D'autres zones comprennent l'archipel indonésien, les îles situées le long de la côte de la péninsule indochinoise et les îles de la mer Rouge et de la mer Méditerranée. Ce sont notamment les eaux côtières de la péninsule indochinoise qui ont enregistré le gain le plus substantiel, avec une augmentation de 106,28 km2 sur une période de 30 ans. Sur les 13 000 îles examinées, les chercheurs ont constaté que seulement 12 % environ avaient connu un déplacement significatif du littoral, avec un nombre presque égal de mouvements vers la terre (perte) ou vers la mer (gain).

Les scientifiques identifient de nombreuses raisons pour lesquelles les îles peuvent croître en taille malgré la faible élévation annuelle du niveau de la mer observée dans de nombreuses régions du monde. Il convient de noter que les rivages des îles changent constamment en raison de facteurs tels que les marées, les vents, l’hydrodynamique littorale et le transport des sédiments. Sur les îles habitées, les actions humaines telles que la pisciculture et la remise en état des terres peuvent être importantes.

Bien entendu, l’action humaine peut avoir un certain nombre de conséquences imprévues, notamment l’exploitation minière des coraux et la rupture des barrières d’eau naturelles. Les États insulaires comme les Maldives n'ont pas tardé à réclamer des « réparations climatiques » aux citoyens culpabilisés du monde développé. Mais le tourisme a considérablement augmenté les revenus des Maldives jusqu'à atteindre les premiers niveaux mondiaux, à une époque où les habitants exploitaient le corail en quantités industrielles pour construire des ports, des aéroports et des complexes hôteliers. Ce faisant, la diversité de la vie océanique a été perdue et les îles sont souvent moins protégées des vagues de tempête qui peuvent se diriger directement vers le littoral. Dans un  récent essai , un groupe de scientifiques et d’économistes a affirmé que l’exploitation minière des coraux « a entraîné une dégradation massive des zones récifales peu profondes, avec d’importants impacts négatifs sur la protection des côtes ».

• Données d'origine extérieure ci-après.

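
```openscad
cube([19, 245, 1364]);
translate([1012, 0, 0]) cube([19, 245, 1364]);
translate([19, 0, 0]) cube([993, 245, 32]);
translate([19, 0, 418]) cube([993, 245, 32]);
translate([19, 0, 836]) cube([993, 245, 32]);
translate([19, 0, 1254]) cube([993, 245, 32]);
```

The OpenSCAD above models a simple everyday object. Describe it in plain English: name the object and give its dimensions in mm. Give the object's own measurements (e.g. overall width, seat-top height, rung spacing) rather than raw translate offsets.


An open bookshelf. Two side panels, each 19 mm thick, 245 mm deep and 1364 mm tall, stand 1031 mm apart (outside-to-outside). Between them sit 4 shelves, each 32 mm thick and 245 mm deep, spanning the full gap between the sides. The bottom shelf rests on the floor (its underside at z = 0) and the clear gap between one shelf's top and the next shelf's underside is 386 mm.


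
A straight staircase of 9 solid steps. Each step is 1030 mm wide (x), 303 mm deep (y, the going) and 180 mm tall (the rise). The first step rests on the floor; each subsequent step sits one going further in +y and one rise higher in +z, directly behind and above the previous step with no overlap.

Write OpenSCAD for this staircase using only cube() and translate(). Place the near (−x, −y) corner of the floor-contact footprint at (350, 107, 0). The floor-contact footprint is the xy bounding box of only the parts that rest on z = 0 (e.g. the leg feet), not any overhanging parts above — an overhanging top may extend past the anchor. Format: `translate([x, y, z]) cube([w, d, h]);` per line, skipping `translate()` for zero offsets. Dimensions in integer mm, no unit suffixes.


translate([350, 107, 0]) cube([1030, 303, 180]);
translate([350, 410, 180]) cube([1030, 303, 180]);
translate([350, 713, 360]) cube([1030, 303, 180]);
translate([350, 1016, 540]) cube([1030, 303, 180]);
translate([350, 1319, 720]) cube([1030, 303, 180]);
translate([350, 1622, 900]) cube([1030, 303, 180]);
translate([350, 1925, 1080]) cube([1030, 303, 180]);
translate([350, 2228, 1260]) cube([1030, 303, 180]);
translate([350, 2531, 1440]) cube([1030, 303, 180]);


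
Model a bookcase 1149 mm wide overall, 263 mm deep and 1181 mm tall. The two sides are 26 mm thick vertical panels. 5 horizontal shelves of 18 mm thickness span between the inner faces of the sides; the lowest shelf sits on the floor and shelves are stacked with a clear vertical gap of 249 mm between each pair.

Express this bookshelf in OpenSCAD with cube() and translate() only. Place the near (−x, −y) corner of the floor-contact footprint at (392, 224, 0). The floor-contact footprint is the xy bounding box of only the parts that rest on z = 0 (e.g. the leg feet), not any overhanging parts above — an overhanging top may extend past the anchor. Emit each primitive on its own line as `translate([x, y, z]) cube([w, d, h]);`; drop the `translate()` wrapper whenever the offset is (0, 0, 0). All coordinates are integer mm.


translate([392, 224, 0]) cube([26, 263, 1181]);
translate([1515, 224, 0]) cube([26, 263, 1181]);
translate([418, 224, 0]) cube([1097, 263, 18]);
translate([418, 224, 267]) cube([1097, 263, 18]);
translate([418, 224, 534]) cube([1097, 263, 18]);
translate([418, 224, 801]) cube([1097, 263, 18]);
translate([418, 224, 1068]) cube([1097, 263, 18]);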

Les découvertes chinoises sont importantes car elles contribuent à détruire l’affirmation selon laquelle de nombreuses îles de basse altitude disparaîtront tout simplement sous les vagues dans un avenir proche en raison du changement climatique induit par l’homme. Ils montrent comment les modifications du littoral sont un processus persistant et continu, soumis à de nombreuses influences naturelles et humaines. La plupart des îles emblématiques utilisées pour les alertes climatiques, comme Tuvalu et les Maldives, ont récemment augmenté en taille et ne sont guère adaptées pour attiser la peur d'une prétendue « urgence » climatique. L'élévation du niveau de la mer n'est pas une cause « prédominante » de l'évolution des côtes, notent les scientifiques.